Wir müssen uns vor Augen führen: Es gibt keinen Ausstieg aus der Globalisierung. Die Naturkatastrophe am Indischen Ozean, die wechselseitigen Abhängigkeiten in der Wirtschaft und in der Umwelt, aber auch der weltweite Terrorismus verlangen vielmehr einen stärkeren Einstieg in die Gestaltung der Globalisierung.

Heute leben ungefähr sechs Milliarden Menschen auf unserem Planeten Erde. Es ist eng geworden, und es wird noch enger werden; bis 2050 mögen es nach Schätzungen bis zu neun Milliarden sein, die auf dem Planeten Erde leben werden.
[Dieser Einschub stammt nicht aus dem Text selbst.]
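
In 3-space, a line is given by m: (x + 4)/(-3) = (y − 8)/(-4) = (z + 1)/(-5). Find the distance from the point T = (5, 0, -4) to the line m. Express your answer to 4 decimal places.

12.0830

m has direction (-3, -4, -5) through (-4, 8, -1).
Taking (-4, 8, -1) on m with direction v = (-3, -4, -5): w = T − (-4, 8, -1) = (9, -8, -3), and w × v = (28, 54, -60).
Distance = |w × v| / |v| = √7300 / √50 ≈ 12.0830.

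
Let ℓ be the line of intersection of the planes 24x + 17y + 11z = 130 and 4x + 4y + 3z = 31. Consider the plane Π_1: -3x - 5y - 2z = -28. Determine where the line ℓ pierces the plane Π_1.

(1, 3, 5)

Direction of ℓ: (24, 17, 11) × (4, 4, 3) = (7, -28, 28).
A point on ℓ: solving the two plane equations with x = -1 gives (-1, 11, -3).
Substitute r = (-1, 11, -3) + t(7, -28, 28) into the plane: -46 + 63t = -28, so t = 2/7.
Intersection: (-1, 11, -3) + (2/7)·(7, -28, 28) = (1, 3, 5).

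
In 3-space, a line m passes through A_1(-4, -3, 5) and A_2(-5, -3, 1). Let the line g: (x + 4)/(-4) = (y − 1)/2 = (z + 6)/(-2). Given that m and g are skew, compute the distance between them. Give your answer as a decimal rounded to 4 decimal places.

A direction vector for m is A_2 − A_1 = (-1, 0, -4).
g has direction (-4, 2, -2) through (-4, 1, -6).
Common perpendicular direction n = (-1, 0, -4) × (-4, 2, -2) = (8, 14, -2).
With w = (-4, 1, -6) − (-4, -3, 5) = (0, 4, -11), w · n = 78.
Distance = |w · n| / |n| = |78| / √264 ≈ 4.8006.

4.8006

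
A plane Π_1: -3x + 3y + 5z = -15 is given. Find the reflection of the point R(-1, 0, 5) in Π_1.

λ = (n·R − d)/|n|² = (28 − (-15))/43 = 1.
Reflection = R − 2λn = (-1, 0, 5) − 2·(-3, 3, 5) = (5, -6, -5).

(5, -6, -5)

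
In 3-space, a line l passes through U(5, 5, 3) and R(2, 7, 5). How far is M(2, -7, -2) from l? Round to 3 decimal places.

A direction vector for l is R − U = (-3, 2, 2).
Taking (5, 5, 3) on l with direction v = (-3, 2, 2): w = M − (5, 5, 3) = (-3, -12, -5), and w × v = (-14, 21, -42).
Distance = |w × v| / |v| = √2401 / √17 ≈ 11.884.

11.884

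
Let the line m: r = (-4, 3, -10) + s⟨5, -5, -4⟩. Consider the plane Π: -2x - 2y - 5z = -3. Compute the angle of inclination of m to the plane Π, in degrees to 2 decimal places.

sin θ = |n·v| / (|n||v|) = |20| / (√33 · √66) = 0.42855.
θ ≈ 25.38°.

25.38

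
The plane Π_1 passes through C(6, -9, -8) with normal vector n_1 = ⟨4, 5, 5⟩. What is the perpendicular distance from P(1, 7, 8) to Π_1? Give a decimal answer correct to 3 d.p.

Π_1: n_1·r = n_1·C gives 4x + 5y + 5z = -61.
n·P − d = (4)·(1) + (5)·(7) + (5)·(8) − (-61) = 140; |n| = √66.
Distance = |140| / √66 = 140/√66 ≈ 17.233.

17.233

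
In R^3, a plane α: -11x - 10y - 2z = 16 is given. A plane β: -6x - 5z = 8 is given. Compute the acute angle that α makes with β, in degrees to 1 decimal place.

49.6

cos θ = |n₁·n₂| / (|n₁||n₂|) = |76| / (√225 · √61).
θ = arccos(0.64872) ≈ 49.6°.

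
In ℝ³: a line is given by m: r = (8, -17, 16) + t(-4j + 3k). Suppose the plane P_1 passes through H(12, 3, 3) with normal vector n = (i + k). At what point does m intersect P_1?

P_1: n·r = n·H gives x + z = 15.
Substitute r = (8, -17, 16) + t(0, -4, 3) into the plane: 24 + 3t = 15, so t = -3.
Intersection: (8, -17, 16) + (-3)·(0, -4, 3) = (8, -5, 7).

(8, -5, 7)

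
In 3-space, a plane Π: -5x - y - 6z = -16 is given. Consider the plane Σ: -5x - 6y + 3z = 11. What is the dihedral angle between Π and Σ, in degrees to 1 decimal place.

78.6

cos θ = |n₁·n₂| / (|n₁||n₂|) = |13| / (√62 · √70).
θ = arccos(0.19733) ≈ 78.6°.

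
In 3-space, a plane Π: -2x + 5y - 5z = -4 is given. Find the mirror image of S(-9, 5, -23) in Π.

(3, -25, 7)

λ = (n·S − d)/|n|² = (158 − (-4))/54 = 3.
Reflection = S − 2λn = (-9, 5, -23) − 6·(-2, 5, -5) = (3, -25, 7).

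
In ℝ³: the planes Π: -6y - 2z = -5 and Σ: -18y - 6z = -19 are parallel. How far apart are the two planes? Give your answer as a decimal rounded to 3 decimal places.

Rescale Σ by 1/3: -6y - 2z = -19/3. Then distance = |-5 − (-19/3)| / √40 ≈ 0.211.

0.211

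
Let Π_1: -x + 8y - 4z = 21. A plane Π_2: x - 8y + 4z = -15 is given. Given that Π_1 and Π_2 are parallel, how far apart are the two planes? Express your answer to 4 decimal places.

0.6667

Rescale Π_2 by 1/(-1): -x + 8y - 4z = 15. Then distance = |21 − 15| / √81 ≈ 0.6667.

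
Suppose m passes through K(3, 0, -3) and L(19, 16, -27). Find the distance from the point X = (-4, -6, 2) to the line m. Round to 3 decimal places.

3.334

A direction vector for m is L − K = (16, 16, -24).
Taking (3, 0, -3) on m with direction v = (16, 16, -24): w = X − (3, 0, -3) = (-7, -6, 5), and w × v = (64, -88, -16).
Distance = |w × v| / |v| = √12096 / √1088 ≈ 3.334.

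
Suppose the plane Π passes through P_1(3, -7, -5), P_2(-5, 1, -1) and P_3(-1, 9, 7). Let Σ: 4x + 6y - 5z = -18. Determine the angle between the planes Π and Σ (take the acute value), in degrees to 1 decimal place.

P_1P_2 = (-8, 8, 4), P_1P_3 = (-4, 16, 12); a normal to Π is P_1P_2 × P_1P_3 = (32, 80, -96).
Using P_1: Π has equation 32x + 80y - 96z = 16.
cos θ = |n₁·n₂| / (|n₁||n₂|) = |1088| / (√16640 · √77).
θ = arccos(0.96118) ≈ 16.0°.

16.0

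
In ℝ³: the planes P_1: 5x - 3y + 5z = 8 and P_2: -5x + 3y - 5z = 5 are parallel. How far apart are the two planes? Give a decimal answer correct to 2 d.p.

Rescale P_2 by 1/(-1): 5x - 3y + 5z = -5. Then distance = |8 − (-5)| / √59 ≈ 1.69.

1.69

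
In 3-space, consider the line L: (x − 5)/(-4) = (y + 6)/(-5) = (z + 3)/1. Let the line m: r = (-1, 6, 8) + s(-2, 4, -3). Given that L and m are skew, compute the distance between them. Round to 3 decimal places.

16.502

L has direction (-4, -5, 1) through (5, -6, -3).
Common perpendicular direction n = (-4, -5, 1) × (-2, 4, -3) = (11, -14, -26).
With w = (-1, 6, 8) − (5, -6, -3) = (-6, 12, 11), w · n = -520.
Distance = |w · n| / |n| = |-520| / √993 ≈ 16.502.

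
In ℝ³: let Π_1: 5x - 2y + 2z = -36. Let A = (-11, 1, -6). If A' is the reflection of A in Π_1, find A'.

(-1, -3, -2)

λ = (n·A − d)/|n|² = (-69 − (-36))/33 = -1.
Reflection = A − 2λn = (-11, 1, -6) − (-2)·(5, -2, 2) = (-1, -3, -2).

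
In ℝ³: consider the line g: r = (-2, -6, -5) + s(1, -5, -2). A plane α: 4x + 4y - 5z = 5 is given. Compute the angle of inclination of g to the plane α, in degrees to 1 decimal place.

sin θ = |n·v| / (|n||v|) = |-6| / (√57 · √30) = 0.14510.
θ ≈ 8.3°.

8.3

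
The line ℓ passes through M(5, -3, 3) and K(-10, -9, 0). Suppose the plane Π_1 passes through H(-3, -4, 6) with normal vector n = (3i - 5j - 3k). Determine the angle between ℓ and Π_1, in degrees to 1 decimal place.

3.2

A direction vector for ℓ is K − M = (-15, -6, -3).
Π_1: n·r = n·H gives 3x - 5y - 3z = -7.
sin θ = |n·v| / (|n||v|) = |-6| / (√43 · √270) = 0.05568.
θ ≈ 3.2°.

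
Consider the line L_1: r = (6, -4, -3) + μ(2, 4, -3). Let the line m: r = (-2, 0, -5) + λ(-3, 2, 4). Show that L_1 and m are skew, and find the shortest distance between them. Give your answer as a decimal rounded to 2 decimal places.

7.49

Common perpendicular direction n = (2, 4, -3) × (-3, 2, 4) = (22, 1, 16).
With w = (-2, 0, -5) − (6, -4, -3) = (-8, 4, -2), w · n = -204.
Since n ≠ 0 the lines are not parallel, and w · n = -204 ≠ 0 so they do not intersect; hence they are skew.
Distance = |w · n| / |n| = |-204| / √741 ≈ 7.49.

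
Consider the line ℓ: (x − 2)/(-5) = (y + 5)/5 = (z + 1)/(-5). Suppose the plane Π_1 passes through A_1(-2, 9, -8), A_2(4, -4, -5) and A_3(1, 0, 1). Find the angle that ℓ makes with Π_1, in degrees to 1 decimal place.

19.9

ℓ has direction (-5, 5, -5) through (2, -5, -1).
A_1A_2 = (6, -13, 3), A_1A_3 = (3, -9, 9); a normal to Π_1 is A_1A_2 × A_1A_3 = (-90, -45, -15).
Using A_1: Π_1 has equation -90x - 45y - 15z = -105.
sin θ = |n·v| / (|n||v|) = |300| / (√10350 · √75) = 0.34050.
θ ≈ 19.9°.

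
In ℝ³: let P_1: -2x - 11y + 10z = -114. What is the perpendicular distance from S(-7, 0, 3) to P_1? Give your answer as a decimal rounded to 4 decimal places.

10.5333

n·S − d = (-2)·(-7) + (-11)·(0) + (10)·(3) − (-114) = 158; |n| = √225.
Distance = |158| / √225 = 158/√225 ≈ 10.5333.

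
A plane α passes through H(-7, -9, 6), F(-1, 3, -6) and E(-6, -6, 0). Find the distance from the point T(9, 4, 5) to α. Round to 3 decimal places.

6.181

HF = (6, 12, -12), HE = (1, 3, -6); a normal to α is HF × HE = (-36, 24, 6).
Using H: α has equation -36x + 24y + 6z = 72.
n·T − d = (-36)·(9) + (24)·(4) + (6)·(5) − 72 = -270; |n| = √1908.
Distance = |-270| / √1908 = 270/√1908 ≈ 6.181.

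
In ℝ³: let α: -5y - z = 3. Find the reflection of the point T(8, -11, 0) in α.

λ = (n·T − d)/|n|² = (55 − 3)/26 = 2.
Reflection = T − 2λn = (8, -11, 0) − 4·(0, -5, -1) = (8, 9, 4).

(8, 9, 4)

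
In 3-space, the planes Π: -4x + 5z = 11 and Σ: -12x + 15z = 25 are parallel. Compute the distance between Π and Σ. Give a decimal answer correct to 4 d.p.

0.4165

Rescale Σ by 1/3: -4x + 5z = 25/3. Then distance = |11 − (25/3)| / √41 ≈ 0.4165.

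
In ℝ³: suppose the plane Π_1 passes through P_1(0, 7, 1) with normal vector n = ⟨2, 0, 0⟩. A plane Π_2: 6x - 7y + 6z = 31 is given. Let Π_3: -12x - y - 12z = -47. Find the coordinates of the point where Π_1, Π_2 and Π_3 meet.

Π_1: n·r = n·P_1 gives 2x = 0.
Solving the 3×3 linear system 2x = 0, 6x - 7y + 6z = 31, -12x - y - 12z = -47 (e.g. by elimination or Cramer's rule, determinant = 180) gives (0, -1, 4).

(0, -1, 4)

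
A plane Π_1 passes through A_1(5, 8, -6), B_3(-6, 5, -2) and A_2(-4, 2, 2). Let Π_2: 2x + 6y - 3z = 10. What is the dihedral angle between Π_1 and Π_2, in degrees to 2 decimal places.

A_1B_3 = (-11, -3, 4), A_1A_2 = (-9, -6, 8); a normal to Π_1 is A_1B_3 × A_1A_2 = (0, 52, 39).
Using A_1: Π_1 has equation 52y + 39z = 182.
cos θ = |n₁·n₂| / (|n₁||n₂|) = |195| / (√4225 · √49).
θ = arccos(0.42857) ≈ 64.62°.

64.62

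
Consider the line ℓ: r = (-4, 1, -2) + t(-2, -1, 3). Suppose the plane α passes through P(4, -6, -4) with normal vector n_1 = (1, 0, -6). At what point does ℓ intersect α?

(-2, 2, -5)

α: n_1·r = n_1·P gives x - 6z = 28.
Substitute r = (-4, 1, -2) + t(-2, -1, 3) into the plane: 8 + (-20)t = 28, so t = -1.
Intersection: (-4, 1, -2) + (-1)·(-2, -1, 3) = (-2, 2, -5).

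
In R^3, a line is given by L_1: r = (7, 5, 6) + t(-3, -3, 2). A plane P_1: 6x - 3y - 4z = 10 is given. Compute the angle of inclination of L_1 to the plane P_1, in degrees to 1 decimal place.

sin θ = |n·v| / (|n||v|) = |-17| / (√61 · √22) = 0.46406.
θ ≈ 27.6°.

27.6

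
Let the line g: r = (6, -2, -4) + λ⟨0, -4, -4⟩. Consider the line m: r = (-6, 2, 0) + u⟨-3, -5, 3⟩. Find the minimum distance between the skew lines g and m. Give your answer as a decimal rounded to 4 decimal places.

10.6014

Common perpendicular direction n = (0, -4, -4) × (-3, -5, 3) = (-32, 12, -12).
With w = (-6, 2, 0) − (6, -2, -4) = (-12, 4, 4), w · n = 384.
Distance = |w · n| / |n| = |384| / √1312 ≈ 10.6014.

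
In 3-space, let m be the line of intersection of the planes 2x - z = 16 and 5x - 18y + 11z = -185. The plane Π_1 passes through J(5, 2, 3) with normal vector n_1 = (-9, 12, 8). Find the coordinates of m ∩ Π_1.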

Wie soll ein friedliches Zusammenleben dieser vielen Menschen möglich sein, wenn schon jetzt mehr als die Hälfte der Weltbevölkerung von weniger als zwei US-Dollar pro Tag leben muss, also in Armut? Die Krise ist nicht nur vorprogrammiert, sie ist bereits da. Und ich glaube nicht, dass die Bewältigung dieser Krise nur darin bestehen kann, die Folgen, vor allem die Folgen im Sicherheitsbereich, einzugrenzen. Ohne weltweite Armutsbekämpfung wird es für uns langfristig keine Sicherheit geben können und auch keine politische Stabilität. Und deshalb ist Entwicklungspolitik die beste Konfliktprävention! Deshalb sollte es uns auch alle nachdenklich machen, dass die weltweiten Militärausgaben mehr als das Zehnfache der Entwicklungsleistungen der OECD-Länder ausmachen!

Zwischen Sicherheit und wirtschaftlicher Entwicklung besteht ein Zusammenhang. Das ist fast schon eine Binsenweisheit. Ohne Sicherheit kann es keine nachhaltige Wirtschaftsentwicklung geben. Umgekehrt zeigt die Erfahrung auch, dass anhaltende Armut breiter Bevölkerungsschichten die staatliche Stabilität bedrohen kann. Die politische Stabilität eines Landes bleibt auch fragwürdig, wenn die Bevölkerung eines Landes nicht am natürlichen Reichtum oder an der politischen Willensbildung teilhaben kann. Hierfür gibt es zahlreiche Beispiele, vor allem in Afrika, aber auch in Asien oder Lateinamerika.

Die Folgen wirtschaftlicher Nöte oder staatlichen Zerfalls treffen auch uns in Europa. Denken Sie nur an die tagtäglichen Versuche vieler Menschen, vor allem aus Afrika, mit kaum seetüchtigen Booten den Süden Europas zu erreichen. Vor allem die Staaten an der Südflanke Europas stellt das vor enorme Probleme - sozial, wirtschaftlich, aber auch unter Sicherheitsaspekten. Wir können dem langfristig nur begegnen, wenn wir die wirtschaftliche und staatliche Entwicklung in den Herkunftsländern nachhaltig fördern. Auf Dauer wird das billiger sein, als Europa zu einer Festung auszubauen. Wenn es uns dagegen nicht gelingt, die Armut in Afrika wirksam zu bekämpfen, wenn noch mehr Staaten zu failed states werden, dann haben wir es in Zukunft mit noch viel mehr Immigranten und "boat people" zu tun. Das wird uns vor Probleme ganz anderer Größenordnung stellen. Wir können es uns schlicht nicht leisten, noch mehr Zeit zu verlieren!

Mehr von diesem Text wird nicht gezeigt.